If you have problems with willpower interrupt those thoughts by saying “I have tons of willpower to spare. I am a strong person who can beat any temptation with ease.”

Rinse and repeat as many times as needed whether it be ten, twenty, or thirty times in a row.

3) Meditation.

This step isn’t required, but it will make the whole process ten times easier. When I started meditating I didn’t realize just how impactful it would be. I also didn’t realize how many of my favourite celebrities and great thinkers meditated.

Everyone from Arnold Schwarzenegger, to Katy Perry, to Oprah Winfrey and more credit meditation as a key part of their success and ability to stay balanced.

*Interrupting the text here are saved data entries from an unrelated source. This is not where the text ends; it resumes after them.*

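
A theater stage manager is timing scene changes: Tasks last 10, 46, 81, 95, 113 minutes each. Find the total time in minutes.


Durations: 10, 46, 81, 95, 113
Running sum: 10
+ 46 = 56
+ 81 = 137
+ 95 = 232
+ 113 = 345
Total duration: 345 minutes
That is 5 hours and 45 minutes

345


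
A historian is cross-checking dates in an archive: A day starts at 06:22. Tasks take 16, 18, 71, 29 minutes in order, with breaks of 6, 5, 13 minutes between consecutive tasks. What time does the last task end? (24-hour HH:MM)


Start: 06:22 = 382 min from midnight
  after task 1 (16 min): 06:38
  after break (6 min): 06:44
  after task 2 (18 min): 07:02
  after break (5 min): 07:07
  after task 3 (71 min): 08:18
  after break (13 min): 08:31
  after task 4 (29 min): 09:00
Total elapsed: 158 minutes
End time: 09:00

09:00


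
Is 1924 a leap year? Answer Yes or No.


Year: 1924
Divisible by 4? 1924 / 4 = 481.0 -> Yes
Divisible by 100? 1924 / 100 = 19.24 -> No
Divisible by 4 but not 100, so it IS a leap year

Yes


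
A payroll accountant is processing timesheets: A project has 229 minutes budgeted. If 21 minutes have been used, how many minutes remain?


Total budget: 229 minutes
Time used: 21 minutes
Remaining: 229 - 21 = 208 minutes
Percent used: 9.2%
Percent remaining: 90.8%

208


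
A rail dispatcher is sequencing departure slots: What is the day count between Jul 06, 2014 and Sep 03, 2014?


Start date: 2014-07-06
End date: 2014-09-03
Jul 2014: +26 days
Aug 2014: +31 days
Sep 2014: +2 days
Total: 59 days

59


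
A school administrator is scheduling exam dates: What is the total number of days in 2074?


Year: 2074
Check leap year rules:
Divisible by 4? No
2074 is not a leap year
Days: 365

365


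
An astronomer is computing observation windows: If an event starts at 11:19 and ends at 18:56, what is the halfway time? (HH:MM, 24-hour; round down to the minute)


Start time: 11:19 = 679 minutes from midnight
End time: 18:56 = 1136 minutes from midnight
Sum: 679 + 1136 = 1815
Midpoint: 1815 / 2 = 907 minutes
Convert: 907 / 60 = 15 hours, 7 minutes
Result: 15:07

15:07


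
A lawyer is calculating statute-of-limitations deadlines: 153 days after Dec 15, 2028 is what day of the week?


Start: 2028-12-15 (Friday)
Step 1 - find target date: add 153 days
  2028-12-15 + 153 days = 2029-05-17
Step 2 - day of week:
  153 mod 7 = 6
  Friday + 6 days -> Thursday
Result: Thursday (2029-05-17)

Thursday


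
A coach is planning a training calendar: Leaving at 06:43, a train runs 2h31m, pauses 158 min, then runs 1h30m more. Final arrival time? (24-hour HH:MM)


Depart: 06:43
Leg 1: +151 min -> 09:14
Layover: +158 min -> 11:52
Leg 2: +90 min -> 13:22
Total travel: 399 minutes = 6h 39m
Arrival: 13:22

13:22


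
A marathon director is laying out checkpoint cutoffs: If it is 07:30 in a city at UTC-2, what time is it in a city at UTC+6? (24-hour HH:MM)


Local time: 07:30 at UTC-2 (offset -2h)
Target zone: UTC+6 (offset 6h)
Difference: 6 - (-2) = 8 hours
Calculation: 7 + (8) = 15
Result: 15:30

15:30


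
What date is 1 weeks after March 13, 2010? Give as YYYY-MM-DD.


Start: 2010-03-13
Weeks to add: 1
Convert to days: 1 x 7 = 7 days
Add 7 days to 2010-03-13
Result: 2010-03-20

2010-03-20


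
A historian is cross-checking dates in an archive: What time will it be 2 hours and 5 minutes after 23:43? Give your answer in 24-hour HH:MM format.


Start time: 23:43
Adding: 2 hours 5 minutes
Minutes: 43 + 5 = 48
Hours: 23 + 2 + 0 = 25
Hour wraparound: 25 mod 24 = 1
Result: 01:48

01:48


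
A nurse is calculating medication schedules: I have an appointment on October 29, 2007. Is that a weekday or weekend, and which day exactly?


Date: 2007-10-29
January 1, 2007 is a Monday
Day of year: 302
Offset from Jan 1: 301 days
301 mod 7 = 0
Result: Monday

Monday


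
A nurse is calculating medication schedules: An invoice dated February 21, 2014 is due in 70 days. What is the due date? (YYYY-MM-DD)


Start: 2014-02-21
Adding 70 days
Days remaining in February: 7
After February: 63 days still to add
March 2014: 31 days, 32 remaining
April 2014: 30 days, 2 remaining
May 2014 has 31 days, need 2
Result: 2014-05-02

2014-05-02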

We could discuss meditation for hours, the spiritual aspects, the physical effects it has on the brain over time or even just the calming effect it can create instantly. But for now there is one plus side to meditation that I want to share with you.

It allows you to step back from your thoughts.

With the type of meditation I do the point is to focus on your breath so intensely that your thoughts cease. Now, during meditation you are sure to have thoughts pop into your head. In this case you just allow them to surface without analyzing them, and then get back to focusing on your breathing. If you get an itch on your leg, you feel it, but then immediately bring your attention back to your breath.

This will train you to be able to have a thought or emotion surface without allowing it to pull you into its rabbit hole. This way when something happens in your daily life that aggravates you, instead of stewing over it for hours and ruining your whole day you can step back and say “is this really a useful thing to focus on? Do these thought patterns improve my life in any way shape or form, or do they just serve to steal energy and happiness from me?”

Armed with this ability to step back and question these reflexive thoughts, you can truly start to control your mind and use it for your own self improvement.

A quote that has been repeated by many of the great minds of the world, and is very close to my heart is: “The mind is a wonderful servant, but a terrible master.”

This quote perfectly explains the two different relationships you can have with your mind.

Either you control it, or it controls you. The decision is yours.